Nine days before Grimes’s court date, the moratorium was extended to the end of June. Two weeks later, she was finally approved for rent assistance by the T.H.D.A. We talked the next day. She sounded relieved, but also frustrated and tired. “This process is so ridiculous that they called me once this month, once last month, to get me to change the months on it,” she said, referring to the three additional months that the assistance would cover. “We went from March, April, May, to April, May, June, and now it’s May, June, July.” Each time, she had to recalculate the total that she owed her landlord. It’s now more than five thousand dollars.

At her apartment in Shelbyville, Grimes noticed a hole in the bathroom ceiling.

A federal district judge had voided the C.D.C. moratorium in May, ruling that the organization had overstepped its bounds, but that judgment was on hold pending appeal. Blackwelder told me that lawyers and advocates are prepping for further shifts in the legal landscape. By the time the federal case works its way through appeals, she noted, the moratorium will likely have expired anyway. She paused, then laughed. “Unless . . . it could always get extended again,” she said. “I don’t know.” After we spoke, the moratorium was extended through July.

The T.H.D.A. sent Farrar eight thousand dollars to cover what Grimes owed him, plus rent through the end of June, but her eviction hearing stayed on the docket for July 14th. Blackwelder didn’t understand why Farrar was going through with it. Maybe it was just to harass her, she guessed—or so that, if Grimes fell behind on rent again, he could quickly get her out. Farrar told me that the eviction was the only way to get Grimes to pay him. He believes that she has been using the pandemic as an excuse not to, relying on the moratorium and government aid to bail her out rather than working and saving up. Every time he calls her, he said, he gets sent to voice mail. Workers at his office said that they have had similar luck trying to reach her. Farrar said that he wasn’t even aware of the hole in Grimes’s bathroom ceiling, and had no documentation showing that she had tried to get it fixed. “Some people try to ride the system,” he said. “People don’t see the other side of that.”

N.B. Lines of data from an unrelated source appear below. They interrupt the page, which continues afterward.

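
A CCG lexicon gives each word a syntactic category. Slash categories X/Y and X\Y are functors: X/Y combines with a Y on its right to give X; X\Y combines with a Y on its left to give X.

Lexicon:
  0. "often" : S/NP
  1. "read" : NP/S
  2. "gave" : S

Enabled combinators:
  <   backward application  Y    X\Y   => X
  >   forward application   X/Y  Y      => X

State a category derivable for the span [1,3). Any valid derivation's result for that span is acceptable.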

Grimes took out a title loan to make a down payment on a functioning car and started delivering pizzas for Papa John’s, but gas was expensive and she was only making minimum wage. We spoke the day before her hearing; she told me she had brought in eleven dollars that day. Blackwelder had promised to go to court with her, and said there was no way that the judge would rule against her, but Grimes was nervous anyway. “If they, for any reason, find in Farrar’s favor, we’ll be homeless,” she told me.

In court the next day, the judge, citing the moratorium, postponed the hearing again, to August 11th. Farrar wasn’t present, but Blackwelder and Grimes ran into him afterward, in the parking lot. They told him the new date, and he told them that Grimes’s T.H.D.A. money had run out on July 3rd, so she was behind on rent again. He promised to send the accounting that would prove this. When he did, Blackwelder saw that he had billed Grimes for thousands of dollars in late fees. By accepting T.H.D.A. money, Farrar had agreed to waive late fees and to withdraw any pending evictions. He had also agreed, per T.H.D.A. rules, not to evict Grimes within sixty days of the final month of government payment.

Blackwelder told me that, even after the moratorium ends, at the end of July, she could make the case to a judge that Grimes’s eviction should be dismissed. She had difficulty understanding Farrar’s accounting, but it was evident to her that he had breached T.H.D.A. rules in multiple ways—and there would be other arguments to make, too, she said, once all the details were laid out in court. She described them to me, but asked that I not disclose what they were before the hearing. These were just the ones she could think of off the top of her head.